Il nous faut indiquer, en passant, que quoiqu’on ait prétendu, le Père Peinard, devenu l’Éminence grise de la CGT n’a jamais varié dans ses opinions et dans sa manière de concevoir la lutte. Nous l’avons montré jeune homme et employé, fondant l’un des premiers syndicats. Disons maintenant qu’en pleine terreur anarchiste, il préconisait, comme aujourd’hui, l’entrée des révolutionnaires dans les syndicats.
Voici ce qu’il écrivait dans le Père Peinard en 1894 :
Un endroit, où il y a de la riche besogne, pour les camaros à la redresse, c’est à la Chambre syndicale de leur corporation.
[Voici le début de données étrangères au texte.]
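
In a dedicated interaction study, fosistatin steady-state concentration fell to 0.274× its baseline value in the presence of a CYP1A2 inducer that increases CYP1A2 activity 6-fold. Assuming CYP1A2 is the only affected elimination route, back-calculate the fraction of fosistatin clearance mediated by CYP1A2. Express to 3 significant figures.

Let fm be the CYP1A2 fraction. New clearance relative to baseline = fm × 6 + (1 − fm).
Steady-state concentration ratio = 1 / (new CL fraction), so new CL fraction = 1 / 0.274 = 3.65.
fm × 6 + 1 − fm = 3.65  ⇒  fm × (6 − 1) = 2.65  ⇒  fm = 0.530.

0.530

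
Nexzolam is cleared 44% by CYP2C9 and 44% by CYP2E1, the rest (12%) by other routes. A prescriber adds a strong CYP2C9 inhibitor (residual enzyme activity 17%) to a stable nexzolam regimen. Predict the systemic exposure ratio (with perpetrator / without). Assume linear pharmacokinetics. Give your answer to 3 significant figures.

1.58

The CYP2C9 pathway (44% of clearance) is reduced to 0.17× activity: 0.44 × 0.17 = 0.0748.
CYP2E1 (44%) and the residual 12% are unaffected.
Relative clearance = 0.0748 + 0.44 + 0.12 = 0.6348.
Since systemic exposure ∝ 1/CL, the ratio is 1 / 0.6348 = 1.58.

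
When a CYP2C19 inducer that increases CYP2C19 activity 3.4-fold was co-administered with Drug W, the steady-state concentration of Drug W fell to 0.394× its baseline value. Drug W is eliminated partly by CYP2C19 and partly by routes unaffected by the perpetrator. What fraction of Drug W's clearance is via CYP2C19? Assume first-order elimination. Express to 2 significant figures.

0.64

Call the CYP2C19 fraction fm. After the interaction, CL_new/CL_old = fm × 3.4 + (1 − fm).
Steady-state concentration ratio = 1 / (new CL fraction), so new CL fraction = 1 / 0.394 = 2.538.
fm × 3.4 + 1 − fm = 2.538  ⇒  fm × (3.4 − 1) = 1.538  ⇒  fm = 0.64.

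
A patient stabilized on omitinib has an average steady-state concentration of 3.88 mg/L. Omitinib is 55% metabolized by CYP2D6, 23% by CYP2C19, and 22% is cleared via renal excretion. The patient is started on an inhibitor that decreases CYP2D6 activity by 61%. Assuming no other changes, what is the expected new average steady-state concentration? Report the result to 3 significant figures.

CYP2D6: 0.55 × 0.39 = 0.2145
CYP2C19: 0.23 (unchanged)
Other: 0.22 (unchanged)
New clearance relative to baseline: 0.2145 + 0.23 + 0.22 = 0.6645.
New average steady-state concentration = baseline ÷ relative clearance = 3.88 / 0.6645 = 5.84 mg/L.

5.84 mg/L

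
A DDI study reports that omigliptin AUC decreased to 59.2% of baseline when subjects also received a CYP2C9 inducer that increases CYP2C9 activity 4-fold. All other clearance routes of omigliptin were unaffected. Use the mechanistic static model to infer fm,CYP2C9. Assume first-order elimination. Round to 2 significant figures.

Call the CYP2C9 fraction fm. After the interaction, CL_new/CL_old = fm × 4 + (1 − fm).
AUC ratio = 1 / (new CL fraction), so new CL fraction = 1 / 0.592 = 1.689.
fm × 4 + 1 − fm = 1.689  ⇒  fm × (4 − 1) = 0.6892  ⇒  fm = 0.23.

0.23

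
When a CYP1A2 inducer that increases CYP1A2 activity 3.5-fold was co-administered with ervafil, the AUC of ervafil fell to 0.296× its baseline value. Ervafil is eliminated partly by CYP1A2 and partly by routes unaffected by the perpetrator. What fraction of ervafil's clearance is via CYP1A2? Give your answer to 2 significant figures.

Call the CYP1A2 fraction fm. After the interaction, CL_new/CL_old = fm × 3.5 + (1 − fm).
AUC ratio = 1 / (new CL fraction), so new CL fraction = 1 / 0.296 = 3.378.
fm × 3.5 + 1 − fm = 3.378  ⇒  fm × (3.5 − 1) = 2.378  ⇒  fm = 0.95.

0.95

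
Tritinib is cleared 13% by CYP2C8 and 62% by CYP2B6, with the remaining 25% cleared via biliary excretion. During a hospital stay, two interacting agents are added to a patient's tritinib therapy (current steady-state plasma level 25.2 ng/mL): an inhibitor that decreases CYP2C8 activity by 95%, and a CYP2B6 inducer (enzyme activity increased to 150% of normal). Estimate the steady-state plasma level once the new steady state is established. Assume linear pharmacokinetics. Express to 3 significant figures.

21.2 ng/mL

CYP2C8: 0.13 × 0.05 = 0.0065
CYP2B6: 0.62 × 1.5 = 0.93
Other: 0.25 (unchanged)
New clearance relative to baseline: 0.0065 + 0.93 + 0.25 = 1.1865.
New steady-state plasma level = 25.2 / 1.1865 = 21.2 ng/mL (concentration scales inversely with clearance).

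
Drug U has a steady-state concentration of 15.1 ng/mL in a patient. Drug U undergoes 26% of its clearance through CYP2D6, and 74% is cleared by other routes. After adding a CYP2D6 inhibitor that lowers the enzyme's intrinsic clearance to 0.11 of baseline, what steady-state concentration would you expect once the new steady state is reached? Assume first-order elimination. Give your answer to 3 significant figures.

CYP2D6: 0.26 × 0.11 = 0.0286
Other: 0.74 (unchanged)
CL_new/CL_old = 0.0286 + 0.74 = 0.7686.
Steady-state concentration ∝ 1/CL, so new value = 15.1 / 0.7686 = 19.6 ng/mL.

19.6 ng/mL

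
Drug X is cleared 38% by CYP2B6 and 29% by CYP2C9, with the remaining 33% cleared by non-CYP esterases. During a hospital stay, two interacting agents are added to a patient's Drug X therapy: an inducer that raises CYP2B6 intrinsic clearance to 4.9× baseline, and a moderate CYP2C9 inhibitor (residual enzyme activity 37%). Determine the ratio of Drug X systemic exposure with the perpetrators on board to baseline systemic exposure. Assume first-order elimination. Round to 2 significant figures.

0.43

CYP2B6: 0.38 × 4.9 = 1.862
CYP2C9: 0.29 × 0.37 = 0.1073
Other: 0.33 (unchanged)
New clearance relative to baseline: 1.862 + 0.1073 + 0.33 = 2.2993.
Systemic exposure ∝ 1/CL: fold-change = 1 / 2.2993 = 0.43.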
Là on ne peut leur chercher pouille : les Syndicales sont encore permises ; elles ne sont pas, – à l’instar des groupes anarchos – considérées comme étant des associations de malfaiteurs.
Qu’un copain essaie, qu’il adhère à sa Syndicale, qu’il ne brusque pas le mouvement, qu’au lieu de vouloir ingurgiter tout de go ses idées aux camarades, il y aille en douceur et prenne pour tactique, chaque fois qu’un ambitieux viendra bavasser élections municipales, législatives ou autres saloperies, de dire en quatre mots :La Syndicale a pour but de faire la guerre aux patrons et non de s’occuper de politique.S’il est assez finaud pour ne pas prêter le flanc aux mensonges des aspirants bouffe-galette qui ne manqueront pas d’en baver pis que pendre sur son compte, il se verra vivement écouté.
On le voit, le Pouget de 1894 tenait, sous une forme un peu différente, il est vrai, et moins précise que celle qu’il a adoptée aujourd’hui, le même langage.
Il disait encore :
S’il y a un groupement où les anarchos doivent se fourrer, c’est évidemment la chambre syndicale... Les grosses légumes feraient une sale trompette si les anarchistes, qu’ils se figurent avoir muselés, profitaient de la circonstance pour s’infiltrer en peinards dans les syndicats et y répandaient leurs idées sans bruyance, ni flaflas.
Ajoutons que Pouget est un des premiers qui aient parlé de sabotage ; il a employé ce mot dans le Père Peinard de 1895. Il l’a repris ensuite et en a donné l’explication dans un rapport présenté au congrès de Toulouse en 1897.
Donc, Émile Pouget a toujours été partisan de la pénétration des syndicats. Ce qu’il disait en 94, il l’a redit depuis dans tous les journaux où il a écrit, dans la Sociale, dans le journal du Peuple. Et si les révolutionnaires ont enfin compris quels bénéfices ils pouvaient tirer des groupements corporatifs, si le syndicalisme a pris tant d’extension depuis quelques années, on le devra beaucoup à Pouget.